On October 1, 2020, the U.S. Attorney’s Office for the District of Massachusetts reported that Haoyang Yu, a U.S. citizen who was born in China, his wife Yanzhi Chen, and their company Tricon MMIC LLC, were charged in a 24-count indictment for the alleged theft of American trade secrets worth millions of dollars from Analog Devices. Analog Devices, which has its headquarters in Norwood, Massachusetts, is an international semiconductor company. Yu was charged in 2019 with stealing, downloading, and copying Analog Devices’ trade secrets. Now, he and his wife have been charged with possession and attempted possession of a trade secret; transporting stolen goods; smuggling; visa fraud; and procuring U.S. citizenship unlawfully.
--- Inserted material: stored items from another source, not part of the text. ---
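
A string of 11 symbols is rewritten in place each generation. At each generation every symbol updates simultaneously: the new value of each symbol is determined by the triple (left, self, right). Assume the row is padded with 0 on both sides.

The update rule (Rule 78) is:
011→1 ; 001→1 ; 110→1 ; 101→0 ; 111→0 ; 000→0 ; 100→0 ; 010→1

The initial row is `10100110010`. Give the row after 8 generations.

10101110110
10101010110
10101010110  (fixed point — unchanged through generation 8)

10101010110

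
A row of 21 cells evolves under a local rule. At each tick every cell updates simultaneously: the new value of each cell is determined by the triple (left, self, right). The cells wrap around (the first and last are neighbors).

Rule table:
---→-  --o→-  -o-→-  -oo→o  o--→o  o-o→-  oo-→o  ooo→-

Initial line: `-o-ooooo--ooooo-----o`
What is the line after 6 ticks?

---------o-oo-----ooo

---o---oo-o---oo-----
----o--oo--o--ooo----
-----o-ooo--o-o-oo---
-------o-oo-----ooo--
---------ooo----o-oo-
---------o-oo-----ooo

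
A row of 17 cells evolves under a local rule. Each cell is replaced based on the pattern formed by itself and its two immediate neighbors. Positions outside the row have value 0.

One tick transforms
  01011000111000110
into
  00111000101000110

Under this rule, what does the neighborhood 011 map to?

At position 3 the neighborhood is 011; the next row has 1 there.

1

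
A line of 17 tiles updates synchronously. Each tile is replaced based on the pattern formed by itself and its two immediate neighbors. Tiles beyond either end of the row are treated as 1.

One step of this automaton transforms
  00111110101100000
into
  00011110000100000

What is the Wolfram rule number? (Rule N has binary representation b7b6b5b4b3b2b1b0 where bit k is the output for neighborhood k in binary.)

192

position 3: 111 → 1  (bit 7 = 1)
position 6: 110 → 1  (bit 6 = 1)
position 7: 101 → 0  (bit 5 = 0)
position 0: 100 → 0  (bit 4 = 0)
position 2: 011 → 0  (bit 3 = 0)
position 8: 010 → 0  (bit 2 = 0)
position 1: 001 → 0  (bit 1 = 0)
position 13: 000 → 0  (bit 0 = 0)
bits b7..b0 = 11000000 = 192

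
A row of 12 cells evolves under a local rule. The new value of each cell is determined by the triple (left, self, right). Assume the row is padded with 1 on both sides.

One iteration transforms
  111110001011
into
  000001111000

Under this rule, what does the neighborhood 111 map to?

0

At position 0 the neighborhood is 111; the next row has 0 there.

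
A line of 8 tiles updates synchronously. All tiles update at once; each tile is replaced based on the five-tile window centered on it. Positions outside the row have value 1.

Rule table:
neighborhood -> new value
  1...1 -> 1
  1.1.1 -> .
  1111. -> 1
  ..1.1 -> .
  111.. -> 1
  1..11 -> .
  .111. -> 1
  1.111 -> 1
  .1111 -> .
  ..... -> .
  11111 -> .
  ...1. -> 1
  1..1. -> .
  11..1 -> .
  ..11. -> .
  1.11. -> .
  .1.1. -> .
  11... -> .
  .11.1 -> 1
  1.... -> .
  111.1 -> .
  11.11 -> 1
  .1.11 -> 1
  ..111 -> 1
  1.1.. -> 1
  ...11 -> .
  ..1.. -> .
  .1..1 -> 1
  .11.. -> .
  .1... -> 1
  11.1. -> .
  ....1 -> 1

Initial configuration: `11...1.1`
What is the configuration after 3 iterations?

...111.1

11.11.11
1.1.111.
...111.1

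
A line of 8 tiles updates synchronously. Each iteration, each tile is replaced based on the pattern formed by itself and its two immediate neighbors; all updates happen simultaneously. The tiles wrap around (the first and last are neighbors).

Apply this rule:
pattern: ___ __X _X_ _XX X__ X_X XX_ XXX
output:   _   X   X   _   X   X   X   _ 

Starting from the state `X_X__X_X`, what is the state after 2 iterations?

______XX

iteration 1: XXXXXXX_
iteration 2: ______XX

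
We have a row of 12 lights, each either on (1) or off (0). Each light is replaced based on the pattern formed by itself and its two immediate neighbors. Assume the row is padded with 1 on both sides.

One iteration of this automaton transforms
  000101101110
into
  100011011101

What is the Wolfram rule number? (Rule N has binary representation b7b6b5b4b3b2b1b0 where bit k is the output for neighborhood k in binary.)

184

position 9: 111 → 1  (bit 7 = 1)
position 6: 110 → 0  (bit 6 = 0)
position 4: 101 → 1  (bit 5 = 1)
position 0: 100 → 1  (bit 4 = 1)
position 5: 011 → 1  (bit 3 = 1)
position 3: 010 → 0  (bit 2 = 0)
position 2: 001 → 0  (bit 1 = 0)
position 1: 000 → 0  (bit 0 = 0)
bits b7..b0 = 10111000 = 184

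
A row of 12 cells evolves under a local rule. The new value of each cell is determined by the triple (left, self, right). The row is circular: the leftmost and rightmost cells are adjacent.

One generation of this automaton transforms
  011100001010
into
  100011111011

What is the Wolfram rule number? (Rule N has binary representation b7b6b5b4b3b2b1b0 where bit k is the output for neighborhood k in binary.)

position 2: 111 → 0  (bit 7 = 0)
position 3: 110 → 0  (bit 6 = 0)
position 9: 101 → 0  (bit 5 = 0)
position 4: 100 → 1  (bit 4 = 1)
position 1: 011 → 0  (bit 3 = 0)
position 8: 010 → 1  (bit 2 = 1)
position 0: 001 → 1  (bit 1 = 1)
position 5: 000 → 1  (bit 0 = 1)
bits b7..b0 = 00010111 = 23

23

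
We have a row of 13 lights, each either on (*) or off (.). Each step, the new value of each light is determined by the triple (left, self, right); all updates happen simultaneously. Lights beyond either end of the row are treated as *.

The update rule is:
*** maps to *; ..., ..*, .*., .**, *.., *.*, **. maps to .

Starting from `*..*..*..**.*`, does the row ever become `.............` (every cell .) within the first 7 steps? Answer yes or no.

yes

step 1: .............
all cells are . at step 1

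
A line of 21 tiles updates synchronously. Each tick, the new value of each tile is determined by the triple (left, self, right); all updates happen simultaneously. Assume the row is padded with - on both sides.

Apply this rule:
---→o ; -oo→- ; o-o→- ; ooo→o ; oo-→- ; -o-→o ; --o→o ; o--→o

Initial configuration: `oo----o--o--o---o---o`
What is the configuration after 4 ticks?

tick 1: --ooooooooooooooooooo
tick 2: oo-ooooooooooooooooo-
tick 3: ----ooooooooooooooo-o
tick 4: oooo-ooooooooooooo--o

oooo-ooooooooooooo--o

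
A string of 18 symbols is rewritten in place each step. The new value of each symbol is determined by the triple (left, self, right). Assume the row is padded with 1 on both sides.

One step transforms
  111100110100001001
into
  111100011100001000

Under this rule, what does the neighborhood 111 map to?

1

At position 0 the neighborhood is 111; the next row has 1 there.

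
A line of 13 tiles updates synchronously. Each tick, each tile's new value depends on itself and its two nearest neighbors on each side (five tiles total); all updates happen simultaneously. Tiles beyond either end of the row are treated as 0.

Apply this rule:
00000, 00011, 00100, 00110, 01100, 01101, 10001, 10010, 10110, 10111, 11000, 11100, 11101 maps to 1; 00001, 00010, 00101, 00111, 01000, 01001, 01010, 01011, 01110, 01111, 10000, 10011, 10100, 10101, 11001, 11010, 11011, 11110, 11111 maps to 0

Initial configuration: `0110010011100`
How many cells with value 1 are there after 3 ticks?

3

tick 1: 1110110000110
tick 2: 0010111001111
tick 3: 0000101000001
count of 1: 3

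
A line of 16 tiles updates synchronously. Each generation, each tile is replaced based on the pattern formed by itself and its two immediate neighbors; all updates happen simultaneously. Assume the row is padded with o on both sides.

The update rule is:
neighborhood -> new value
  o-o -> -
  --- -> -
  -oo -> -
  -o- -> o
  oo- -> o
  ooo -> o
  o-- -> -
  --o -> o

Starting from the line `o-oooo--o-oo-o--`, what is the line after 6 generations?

o-o-oo--o-oo-o--

o--ooo-oo--o-o-o
o-o-oo--o-oo-o--
o-o--o-oo--o-o-o
o-o-oo--o-oo-o--  (repeats generation 2; period 2)
generation 6: o-o-oo--o-oo-o--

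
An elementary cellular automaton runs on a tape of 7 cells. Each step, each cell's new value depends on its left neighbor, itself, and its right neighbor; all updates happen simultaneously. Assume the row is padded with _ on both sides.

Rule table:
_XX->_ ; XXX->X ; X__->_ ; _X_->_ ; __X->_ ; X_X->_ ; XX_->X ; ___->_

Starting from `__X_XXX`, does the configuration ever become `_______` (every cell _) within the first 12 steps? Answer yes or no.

step 1: _____XX
step 2: ______X
step 3: _______
all cells are _ at step 3

yes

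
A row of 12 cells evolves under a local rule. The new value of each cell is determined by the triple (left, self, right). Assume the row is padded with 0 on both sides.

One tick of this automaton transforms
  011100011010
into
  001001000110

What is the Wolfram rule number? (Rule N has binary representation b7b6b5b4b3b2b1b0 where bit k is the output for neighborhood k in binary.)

position 2: 111 → 1  (bit 7 = 1)
position 3: 110 → 0  (bit 6 = 0)
position 9: 101 → 1  (bit 5 = 1)
position 4: 100 → 0  (bit 4 = 0)
position 1: 011 → 0  (bit 3 = 0)
position 10: 010 → 1  (bit 2 = 1)
position 0: 001 → 0  (bit 1 = 0)
position 5: 000 → 1  (bit 0 = 1)
bits b7..b0 = 10100101 = 165

165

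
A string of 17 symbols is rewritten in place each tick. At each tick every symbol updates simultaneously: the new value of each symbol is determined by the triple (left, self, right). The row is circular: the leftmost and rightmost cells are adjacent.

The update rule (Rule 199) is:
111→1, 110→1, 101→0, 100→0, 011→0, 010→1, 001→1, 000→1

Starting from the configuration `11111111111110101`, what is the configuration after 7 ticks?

11111111111110100
01111111111110101
00111111111110101
01011111111110101
01001111111110101
01010111111110101
01010011111110101

01010011111110101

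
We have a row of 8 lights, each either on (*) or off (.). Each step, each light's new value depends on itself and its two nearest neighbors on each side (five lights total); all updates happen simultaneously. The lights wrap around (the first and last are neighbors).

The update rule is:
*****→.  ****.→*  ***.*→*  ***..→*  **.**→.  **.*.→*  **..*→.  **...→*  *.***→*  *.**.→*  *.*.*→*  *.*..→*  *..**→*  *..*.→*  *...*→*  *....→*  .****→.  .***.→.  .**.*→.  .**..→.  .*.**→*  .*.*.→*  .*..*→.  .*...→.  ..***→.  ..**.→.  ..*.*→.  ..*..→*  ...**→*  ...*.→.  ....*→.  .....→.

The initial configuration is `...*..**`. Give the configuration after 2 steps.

**.*.*..
..****.*

..****.*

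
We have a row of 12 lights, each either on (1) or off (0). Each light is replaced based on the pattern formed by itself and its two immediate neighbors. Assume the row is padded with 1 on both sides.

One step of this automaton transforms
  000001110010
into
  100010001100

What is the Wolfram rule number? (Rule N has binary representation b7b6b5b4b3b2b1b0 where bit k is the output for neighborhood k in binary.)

18

position 6: 111 → 0  (bit 7 = 0)
position 7: 110 → 0  (bit 6 = 0)
position 11: 101 → 0  (bit 5 = 0)
position 0: 100 → 1  (bit 4 = 1)
position 5: 011 → 0  (bit 3 = 0)
position 10: 010 → 0  (bit 2 = 0)
position 4: 001 → 1  (bit 1 = 1)
position 1: 000 → 0  (bit 0 = 0)
bits b7..b0 = 00010010 = 18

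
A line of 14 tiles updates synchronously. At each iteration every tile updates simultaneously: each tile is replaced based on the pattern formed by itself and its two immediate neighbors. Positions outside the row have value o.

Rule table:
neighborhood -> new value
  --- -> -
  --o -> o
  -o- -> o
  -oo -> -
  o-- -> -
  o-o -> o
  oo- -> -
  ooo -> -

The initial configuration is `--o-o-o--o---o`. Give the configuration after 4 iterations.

iteration 1: -oooooo-oo--o-
iteration 2: o------o---ooo
iteration 3: ------oo--o---
iteration 4: -----o---oo--o

-----o---oo--o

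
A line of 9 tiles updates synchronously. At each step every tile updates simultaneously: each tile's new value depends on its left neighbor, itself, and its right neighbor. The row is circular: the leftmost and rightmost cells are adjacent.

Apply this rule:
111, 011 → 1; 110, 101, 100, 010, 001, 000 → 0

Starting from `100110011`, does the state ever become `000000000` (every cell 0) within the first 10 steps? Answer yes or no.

yes

000100011
000000010
000000000
all cells are 0 at step 3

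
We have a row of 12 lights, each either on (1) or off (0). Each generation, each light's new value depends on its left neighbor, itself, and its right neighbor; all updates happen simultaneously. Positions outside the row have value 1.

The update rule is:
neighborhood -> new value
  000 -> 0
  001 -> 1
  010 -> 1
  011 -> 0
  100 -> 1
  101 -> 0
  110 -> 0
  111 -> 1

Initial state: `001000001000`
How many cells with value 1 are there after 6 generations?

7

111100011101
111010101000
110010101101
101110100000
000100110001
101111001010
count of 1: 7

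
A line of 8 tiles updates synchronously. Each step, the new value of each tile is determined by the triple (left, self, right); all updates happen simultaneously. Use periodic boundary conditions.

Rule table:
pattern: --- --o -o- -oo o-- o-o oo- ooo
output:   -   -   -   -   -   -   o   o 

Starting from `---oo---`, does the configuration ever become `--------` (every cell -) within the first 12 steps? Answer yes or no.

yes

step 1: ----o---
step 2: --------
all cells are - at step 2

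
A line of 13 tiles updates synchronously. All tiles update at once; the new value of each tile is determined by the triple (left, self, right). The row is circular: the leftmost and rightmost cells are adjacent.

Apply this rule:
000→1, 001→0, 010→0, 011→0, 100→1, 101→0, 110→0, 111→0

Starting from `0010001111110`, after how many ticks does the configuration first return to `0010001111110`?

26

1001100000001
0100011111100
0011000000011
1000111111000
0110000000110
0001111110001
1100000001100
0011111100010
1000000011001
0111111000100
0000000110011
1111110001000
0000001100110
1111100010001
0000011001100
1111000100011
0000110011000
1110001000111
0001100110000
1100010001111
0011001100000
1000100011111
0110011000000
0001000111111
1100110000000
0010001111110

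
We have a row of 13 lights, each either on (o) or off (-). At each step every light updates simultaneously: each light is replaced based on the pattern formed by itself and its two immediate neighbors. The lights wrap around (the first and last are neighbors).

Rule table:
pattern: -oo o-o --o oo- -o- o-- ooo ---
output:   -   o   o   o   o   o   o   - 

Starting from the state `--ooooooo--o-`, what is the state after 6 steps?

-o-oooooooooo
ooo-ooooooooo
oooo-oooooooo
ooooo-ooooooo
oooooo-oooooo
ooooooo-ooooo

ooooooo-ooooo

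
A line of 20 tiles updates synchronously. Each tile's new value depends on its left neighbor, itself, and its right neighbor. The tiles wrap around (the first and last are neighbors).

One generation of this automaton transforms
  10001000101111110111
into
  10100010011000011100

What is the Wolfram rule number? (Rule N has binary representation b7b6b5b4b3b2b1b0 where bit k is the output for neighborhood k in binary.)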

Yu, who was born in Harbin China and became a naturalized U.S. citizen in 2017, worked at Analog Devices as a principal design engineer from July 2014 until July 2017. As a principal design engineer, he designed and developed parts of monolithic microwave integrated circuits (“MMICs”), which are used in communications devices, as well as defense and aerospace technology. The indictment alleges that Yu had access to Analog Devices’ present and future product designs, as well as its files and testing procedures. He allegedly used this access to download confidential schematic modeling and design files and subsequently uploaded them to his Google Drive account.
In March of 2017, about five months before Yu resigned from Analog Devices, Yu and Chen established Tricon, which serves defense and aerospace customers and specializes in MMIC amplifiers. When Yu resigned from Analog Devices, he signed an agreement confirming that he had surrendered all proprietary data or information he gained from his employment. However, he allegedly kept this information in his possession on his Google Drive account and personal computers. He then marketed and sold about 20 devices from the company as his own, even employing the same Taiwanese semiconductor plant to manufacture Tricon’s parts using Analog Devices’ stolen designs. Yu and Chen also allegedly smuggled technology from the United States to Taiwan without obtaining the required export license. Additionally, when Yu applied for naturalization, he allegedly failed to disclose the theft of Analog Devices’ trade secrets. If they are convicted, Yu and Chen could face up to 20 years in prison for wire fraud, as well as a fine of $250,000 and three years of supervised release. The other charges each allow for an up to 10-year sentence in prison, as well as an additional $250,000 fine and three years of supervised release.
In addition to demonstrating the U.S. government’s continued focus on protecting trade secrets from misappropriation by the Chinese government, this case exemplifies why many companies may consider supplementing their trade secrets programs with technical tools designed to prevent sensitive information from leaving the confines of their network. For example, data loss prevention software may have been able to stop Yu’s upload of Analog Devices’ files to his Google Drive account. Relying on only signed policies and procedures for departing employees can make companies more susceptible to the theft and misappropriation of trade secrets and other important data.